Don Shelby: Probe Into Climate Scientists' Stolen E-Mails Gets Serious. The Op-Ed from Minnpost.com: "The investigation into the stolen emails from climate scientists in 2009 has suddenly gotten quite serious. It shuffled along under the guidance of a small UK police force for two years. Now Scotland Yard and the U.S. Department of Justice have joined the hunt for cyber criminals. In 2009 thousands of email from one of the most prestigious universities conducting global-warming science was hacked by criminals. I say criminals because stealing emails is a crime — a cybercrime. The Hadley Climate Research Unit (HadCRU) and East Anglia University server’s firewalls were breached. The target was apparently a scientist named Dr. Phillip Jones. Because he communicated by email with scientists all over the world, dozens of other scientists’ emails were stolen in the heist. Then, the hackers released most of the emails to the public."
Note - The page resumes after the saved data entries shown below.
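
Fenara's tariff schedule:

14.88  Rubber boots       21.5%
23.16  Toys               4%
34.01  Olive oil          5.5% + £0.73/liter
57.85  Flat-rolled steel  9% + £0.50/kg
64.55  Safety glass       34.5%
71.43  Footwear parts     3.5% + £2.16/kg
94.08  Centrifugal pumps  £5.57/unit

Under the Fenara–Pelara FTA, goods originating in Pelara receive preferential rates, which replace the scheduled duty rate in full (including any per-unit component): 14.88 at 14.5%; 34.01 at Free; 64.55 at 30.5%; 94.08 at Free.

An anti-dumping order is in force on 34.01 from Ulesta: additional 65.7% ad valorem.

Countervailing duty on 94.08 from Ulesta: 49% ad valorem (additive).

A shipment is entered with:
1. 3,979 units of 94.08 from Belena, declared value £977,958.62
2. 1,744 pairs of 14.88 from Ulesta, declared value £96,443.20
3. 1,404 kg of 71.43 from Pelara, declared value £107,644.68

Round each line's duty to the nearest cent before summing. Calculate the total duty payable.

Line 1 (94.08, Belena, 3,979 units, £977,958.62):
Base rate for 94.08 is £5.57/unit.
94.08 has an FTA preferential rate, but origin Belena is not Pelara; base rate stands.
The additional-duty order on 94.08 targets Ulesta, not Belena; it does not apply.
Duty = 3,979 × £5.57 = £22,163.03.
Line 2 (14.88, Ulesta, 1,744 pairs, £96,443.20):
Base rate for 14.88 is 21.5%.
14.88 has an FTA preferential rate, but origin Ulesta is not Pelara; base rate stands.
Duty = £96,443.20 × 21.5% = £20,735.29.
Line 3 (71.43, Pelara, 1,404 kg, £107,644.68):
Base rate for 71.43 is 3.5% + £2.16/kg.
Origin Pelara is the FTA partner but 71.43 is not on the preference list; base rate stands.
Duty = £107,644.68 × 3.5% + 1,404 × £2.16 = £6,800.20.
Total = £22,163.03 + £20,735.29 + £6,800.20 = £49,698.52.

£49,698.52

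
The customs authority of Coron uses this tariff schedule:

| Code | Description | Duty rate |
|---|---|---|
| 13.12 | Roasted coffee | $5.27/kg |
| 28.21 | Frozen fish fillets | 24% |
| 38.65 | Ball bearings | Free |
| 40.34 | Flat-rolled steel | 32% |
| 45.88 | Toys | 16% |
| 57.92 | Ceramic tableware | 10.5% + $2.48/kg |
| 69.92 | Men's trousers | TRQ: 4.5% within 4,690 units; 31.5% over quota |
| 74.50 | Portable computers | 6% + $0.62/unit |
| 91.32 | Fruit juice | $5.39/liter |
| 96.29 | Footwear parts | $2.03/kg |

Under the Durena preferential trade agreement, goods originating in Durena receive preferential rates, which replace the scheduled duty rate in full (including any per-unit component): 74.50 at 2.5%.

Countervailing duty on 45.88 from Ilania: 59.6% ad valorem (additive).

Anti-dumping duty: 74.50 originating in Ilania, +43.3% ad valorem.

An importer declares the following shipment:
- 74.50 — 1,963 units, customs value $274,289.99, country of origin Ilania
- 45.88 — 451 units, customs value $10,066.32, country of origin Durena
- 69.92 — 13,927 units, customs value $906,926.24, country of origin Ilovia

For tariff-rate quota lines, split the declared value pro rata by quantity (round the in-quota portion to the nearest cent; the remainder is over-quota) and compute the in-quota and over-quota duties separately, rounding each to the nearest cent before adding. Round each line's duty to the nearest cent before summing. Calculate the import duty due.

Line 1 (74.50, Ilania, 1,963 units, $274,289.99):
Base rate for 74.50 is 6% + $0.62/unit.
74.50 has an FTA preferential rate, but origin Ilania is not Durena; base rate stands.
Additional duty on 74.50 from Ilania: +43.3%. Applied ad valorem rate: 6% + 43.3% = 49.3%.
Duty = $274,289.99 × 49.3% + 1,963 × $0.62 = $136,442.03.
Line 2 (45.88, Durena, 451 units, $10,066.32):
Base rate for 45.88 is 16%.
Origin Durena is the FTA partner but 45.88 is not on the preference list; base rate stands.
The additional-duty order on 45.88 targets Ilania, not Durena; it does not apply.
Duty = $10,066.32 × 16% = $1,610.61.
Line 3 (69.92, Ilovia, 13,927 units, $906,926.24):
Code 69.92 is under a tariff-rate quota (threshold 4,690 units). In-quota: 4,690 units at 4.5%; over-quota: 9,237 units at 31.5%.
Pro-rata value split: in-quota = $906,926.24 × 4,690/13,927 = $305,412.80; over-quota = $906,926.24 − $305,412.80 = $601,513.44.
In-quota duty = $305,412.80 × 4.5% = $13,743.58. Over-quota duty = $601,513.44 × 31.5% = $189,476.73.
Line duty = $13,743.58 + $189,476.73 = $203,220.31.
Total = $136,442.03 + $1,610.61 + $203,220.31 = $341,272.95.

$341,272.95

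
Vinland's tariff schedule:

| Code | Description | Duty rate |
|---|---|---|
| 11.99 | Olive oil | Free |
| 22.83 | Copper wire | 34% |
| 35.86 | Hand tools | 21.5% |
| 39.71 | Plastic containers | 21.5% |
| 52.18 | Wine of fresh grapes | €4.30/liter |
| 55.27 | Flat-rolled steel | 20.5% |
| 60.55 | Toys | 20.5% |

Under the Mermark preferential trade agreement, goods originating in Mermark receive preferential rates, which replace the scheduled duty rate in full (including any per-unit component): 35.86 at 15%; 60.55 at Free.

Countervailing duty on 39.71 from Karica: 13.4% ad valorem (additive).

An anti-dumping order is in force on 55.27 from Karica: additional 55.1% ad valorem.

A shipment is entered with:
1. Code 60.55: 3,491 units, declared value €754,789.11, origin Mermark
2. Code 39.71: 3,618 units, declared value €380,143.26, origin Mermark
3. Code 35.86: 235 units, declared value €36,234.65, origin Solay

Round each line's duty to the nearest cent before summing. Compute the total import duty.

€89,521.25

Line 1 (60.55, Mermark, 3,491 units, €754,789.11):
Base rate for 60.55 is 20.5%.
Origin Mermark qualifies under the Vinland–Mermark agreement and 60.55 is covered: preferential rate Free applies instead.
Duty = €754,789.11 × 0% = €0.00.
Line 2 (39.71, Mermark, 3,618 units, €380,143.26):
Base rate for 39.71 is 21.5%.
Origin Mermark is the FTA partner but 39.71 is not on the preference list; base rate stands.
The additional-duty order on 39.71 targets Karica, not Mermark; it does not apply.
Duty = €380,143.26 × 21.5% = €81,730.80.
Line 3 (35.86, Solay, 235 units, €36,234.65):
Base rate for 35.86 is 21.5%.
35.86 has an FTA preferential rate, but origin Solay is not Mermark; base rate stands.
Duty = €36,234.65 × 21.5% = €7,790.45.
Total = €0.00 + €81,730.80 + €7,790.45 = €89,521.25.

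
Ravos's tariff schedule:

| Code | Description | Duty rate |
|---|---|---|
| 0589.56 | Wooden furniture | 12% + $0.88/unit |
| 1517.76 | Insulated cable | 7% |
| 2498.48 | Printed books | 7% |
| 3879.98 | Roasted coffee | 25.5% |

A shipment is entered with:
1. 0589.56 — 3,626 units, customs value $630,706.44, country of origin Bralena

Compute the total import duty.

$78,875.65

Line 1 (0589.56, Bralena, 3,626 units, $630,706.44):
Base rate for 0589.56 is 12% + $0.88/unit.
Duty = $630,706.44 × 12% + 3,626 × $0.88 = $78,875.65.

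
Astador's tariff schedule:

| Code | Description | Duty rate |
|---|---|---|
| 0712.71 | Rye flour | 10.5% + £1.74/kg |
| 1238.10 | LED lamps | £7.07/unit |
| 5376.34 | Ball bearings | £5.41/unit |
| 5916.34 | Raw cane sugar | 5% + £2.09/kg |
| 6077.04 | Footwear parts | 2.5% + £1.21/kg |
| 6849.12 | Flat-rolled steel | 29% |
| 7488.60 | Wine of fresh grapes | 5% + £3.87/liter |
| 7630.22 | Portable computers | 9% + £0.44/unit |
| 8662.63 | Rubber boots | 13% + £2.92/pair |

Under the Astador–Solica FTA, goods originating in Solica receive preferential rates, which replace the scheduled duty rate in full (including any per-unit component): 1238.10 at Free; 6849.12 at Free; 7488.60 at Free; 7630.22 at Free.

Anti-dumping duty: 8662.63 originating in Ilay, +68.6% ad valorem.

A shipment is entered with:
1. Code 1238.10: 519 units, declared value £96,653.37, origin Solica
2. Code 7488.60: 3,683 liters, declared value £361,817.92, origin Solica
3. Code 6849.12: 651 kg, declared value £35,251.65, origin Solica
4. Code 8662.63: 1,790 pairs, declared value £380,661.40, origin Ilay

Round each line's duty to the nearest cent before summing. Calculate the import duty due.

Line 1 (1238.10, Solica, 519 units, £96,653.37):
Base rate for 1238.10 is £7.07/unit.
Origin Solica qualifies under the Astador–Solica agreement and 1238.10 is covered: preferential rate Free applies instead.
Duty = £96,653.37 × 0% = £0.00.
Line 2 (7488.60, Solica, 3,683 liters, £361,817.92):
Base rate for 7488.60 is 5% + £3.87/liter.
Origin Solica qualifies under the Astador–Solica agreement and 7488.60 is covered: preferential rate Free applies instead.
Duty = £361,817.92 × 0% = £0.00.
Line 3 (6849.12, Solica, 651 kg, £35,251.65):
Base rate for 6849.12 is 29%.
Origin Solica qualifies under the Astador–Solica agreement and 6849.12 is covered: preferential rate Free applies instead.
Duty = £35,251.65 × 0% = £0.00.
Line 4 (8662.63, Ilay, 1,790 pairs, £380,661.40):
Base rate for 8662.63 is 13% + £2.92/pair.
Additional duty on 8662.63 from Ilay: +68.6%. Applied ad valorem rate: 13% + 68.6% = 81.6%.
Duty = £380,661.40 × 81.6% + 1,790 × £2.92 = £315,846.50.
Total = £0.00 + £0.00 + £0.00 + £315,846.50 = £315,846.50.

£315,846.50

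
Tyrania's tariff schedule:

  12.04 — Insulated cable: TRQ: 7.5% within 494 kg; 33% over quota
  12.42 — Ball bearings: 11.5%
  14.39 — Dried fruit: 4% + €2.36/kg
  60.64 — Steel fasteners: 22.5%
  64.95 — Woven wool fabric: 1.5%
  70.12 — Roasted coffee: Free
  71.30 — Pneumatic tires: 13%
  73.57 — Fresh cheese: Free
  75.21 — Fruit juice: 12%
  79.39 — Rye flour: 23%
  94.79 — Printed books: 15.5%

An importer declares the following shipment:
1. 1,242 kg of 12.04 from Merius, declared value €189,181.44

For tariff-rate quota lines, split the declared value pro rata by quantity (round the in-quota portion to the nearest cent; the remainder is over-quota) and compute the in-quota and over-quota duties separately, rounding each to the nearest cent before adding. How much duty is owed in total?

€43,242.13

Line 1 (12.04, Merius, 1,242 kg, €189,181.44):
Code 12.04 is under a tariff-rate quota (threshold 494 kg). In-quota: 494 kg at 7.5%; over-quota: 748 kg at 33%.
Pro-rata value split: in-quota = €189,181.44 × 494/1,242 = €75,246.08; over-quota = €189,181.44 − €75,246.08 = €113,935.36.
In-quota duty = €75,246.08 × 7.5% = €5,643.46. Over-quota duty = €113,935.36 × 33% = €37,598.67.
Line duty = €5,643.46 + €37,598.67 = €43,242.13.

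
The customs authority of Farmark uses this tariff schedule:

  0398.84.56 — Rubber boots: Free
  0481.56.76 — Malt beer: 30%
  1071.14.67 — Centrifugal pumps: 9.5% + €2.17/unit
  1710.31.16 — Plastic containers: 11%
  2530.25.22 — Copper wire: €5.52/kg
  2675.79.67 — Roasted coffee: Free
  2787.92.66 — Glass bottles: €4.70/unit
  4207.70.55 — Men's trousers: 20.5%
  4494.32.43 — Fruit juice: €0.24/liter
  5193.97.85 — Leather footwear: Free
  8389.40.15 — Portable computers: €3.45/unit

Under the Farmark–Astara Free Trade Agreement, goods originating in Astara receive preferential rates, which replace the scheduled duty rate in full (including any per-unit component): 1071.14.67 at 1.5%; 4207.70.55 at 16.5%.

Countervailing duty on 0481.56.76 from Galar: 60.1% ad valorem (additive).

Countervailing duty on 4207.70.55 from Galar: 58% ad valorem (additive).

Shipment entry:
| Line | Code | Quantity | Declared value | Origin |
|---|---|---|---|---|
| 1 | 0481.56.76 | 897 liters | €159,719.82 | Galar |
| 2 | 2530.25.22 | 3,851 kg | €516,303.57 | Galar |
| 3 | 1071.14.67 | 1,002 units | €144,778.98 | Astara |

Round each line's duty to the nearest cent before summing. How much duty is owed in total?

Line 1 (0481.56.76, Galar, 897 liters, €159,719.82):
Base rate for 0481.56.76 is 30%.
Additional duty on 0481.56.76 from Galar: +60.1%. Applied ad valorem rate: 30% + 60.1% = 90.1%.
Duty = €159,719.82 × 90.1% = €143,907.56.
Line 2 (2530.25.22, Galar, 3,851 kg, €516,303.57):
Base rate for 2530.25.22 is €5.52/kg.
Duty = 3,851 × €5.52 = €21,257.52.
Line 3 (1071.14.67, Astara, 1,002 units, €144,778.98):
Base rate for 1071.14.67 is 9.5% + €2.17/unit.
Origin Astara qualifies under the Farmark–Astara agreement and 1071.14.67 is covered: preferential rate 1.5% applies instead.
Duty = €144,778.98 × 1.5% = €2,171.68.
Total = €143,907.56 + €21,257.52 + €2,171.68 = €167,336.76.

€167,336.76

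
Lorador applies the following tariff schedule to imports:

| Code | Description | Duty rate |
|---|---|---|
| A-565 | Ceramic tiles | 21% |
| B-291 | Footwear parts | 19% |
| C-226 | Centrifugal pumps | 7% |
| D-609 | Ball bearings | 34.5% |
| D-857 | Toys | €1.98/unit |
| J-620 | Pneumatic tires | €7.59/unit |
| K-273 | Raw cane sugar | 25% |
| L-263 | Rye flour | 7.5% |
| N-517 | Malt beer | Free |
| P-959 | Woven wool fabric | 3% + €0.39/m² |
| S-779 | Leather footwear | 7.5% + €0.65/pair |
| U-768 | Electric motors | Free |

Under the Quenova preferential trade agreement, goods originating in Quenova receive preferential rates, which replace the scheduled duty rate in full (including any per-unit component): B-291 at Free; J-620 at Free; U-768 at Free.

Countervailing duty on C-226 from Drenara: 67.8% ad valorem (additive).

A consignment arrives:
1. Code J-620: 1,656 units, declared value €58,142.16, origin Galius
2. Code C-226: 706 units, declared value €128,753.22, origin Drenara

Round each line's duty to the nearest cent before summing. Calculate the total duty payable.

Line 1 (J-620, Galius, 1,656 units, €58,142.16):
Base rate for J-620 is €7.59/unit.
J-620 has an FTA preferential rate, but origin Galius is not Quenova; base rate stands.
Duty = 1,656 × €7.59 = €12,569.04.
Line 2 (C-226, Drenara, 706 units, €128,753.22):
Base rate for C-226 is 7%.
Additional duty on C-226 from Drenara: +67.8%. Applied ad valorem rate: 7% + 67.8% = 74.8%.
Duty = €128,753.22 × 74.8% = €96,307.41.
Total = €12,569.04 + €96,307.41 = €108,876.45.

€108,876.45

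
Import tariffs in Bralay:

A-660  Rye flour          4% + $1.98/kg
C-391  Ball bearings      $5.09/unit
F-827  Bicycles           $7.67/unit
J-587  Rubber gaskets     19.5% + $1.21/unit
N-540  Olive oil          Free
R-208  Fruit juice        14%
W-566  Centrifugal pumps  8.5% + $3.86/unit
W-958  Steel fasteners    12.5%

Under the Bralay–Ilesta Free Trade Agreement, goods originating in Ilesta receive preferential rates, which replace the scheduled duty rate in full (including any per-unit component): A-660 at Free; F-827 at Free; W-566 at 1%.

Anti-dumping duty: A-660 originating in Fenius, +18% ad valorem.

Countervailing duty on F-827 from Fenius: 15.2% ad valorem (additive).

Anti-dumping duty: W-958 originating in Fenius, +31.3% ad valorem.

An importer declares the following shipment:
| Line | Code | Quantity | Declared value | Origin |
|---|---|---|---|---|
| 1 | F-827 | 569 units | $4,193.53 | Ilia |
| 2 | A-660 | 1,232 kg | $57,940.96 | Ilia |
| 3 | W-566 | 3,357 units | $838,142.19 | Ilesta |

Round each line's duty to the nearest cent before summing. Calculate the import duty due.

$17,502.65

Line 1 (F-827, Ilia, 569 units, $4,193.53):
Base rate for F-827 is $7.67/unit.
F-827 has an FTA preferential rate, but origin Ilia is not Ilesta; base rate stands.
The additional-duty order on F-827 targets Fenius, not Ilia; it does not apply.
Duty = 569 × $7.67 = $4,364.23.
Line 2 (A-660, Ilia, 1,232 kg, $57,940.96):
Base rate for A-660 is 4% + $1.98/kg.
A-660 has an FTA preferential rate, but origin Ilia is not Ilesta; base rate stands.
The additional-duty order on A-660 targets Fenius, not Ilia; it does not apply.
Duty = $57,940.96 × 4% + 1,232 × $1.98 = $4,757.00.
Line 3 (W-566, Ilesta, 3,357 units, $838,142.19):
Base rate for W-566 is 8.5% + $3.86/unit.
Origin Ilesta qualifies under the Bralay–Ilesta agreement and W-566 is covered: preferential rate 1% applies instead.
Duty = $838,142.19 × 1% = $8,381.42.
Total = $4,364.23 + $4,757.00 + $8,381.42 = $17,502.65.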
Before And After: Tracking Climate Change Through Shifting Glaciers In The Himalayas. Here's an eye-opening story (and slideshow) from WBUR-FM, Boston's NPR radio station: "Glaciers in the Himalayas have shrunk by as much as a fifth in the last three decades, according to the Nepal-based international Centre for Integrated Mountain Development. This is thought to be the most comprehensive assessment of Himalayan ice melting to date. David Breashears says the rapidly melting glaciers in the Himalayas are a huge problem because 40 percent of the world’s population relies on rivers that are fed by the glaciers. Breashears is trying to draw attention to the melting glaciers through photography."
Autumn Precipitation Trends In The USA Since 1900. Data shows a steady increase in fall rain and snow - courtesy of NCDC, the National Climatic Data Center in Asheville, North Carolina.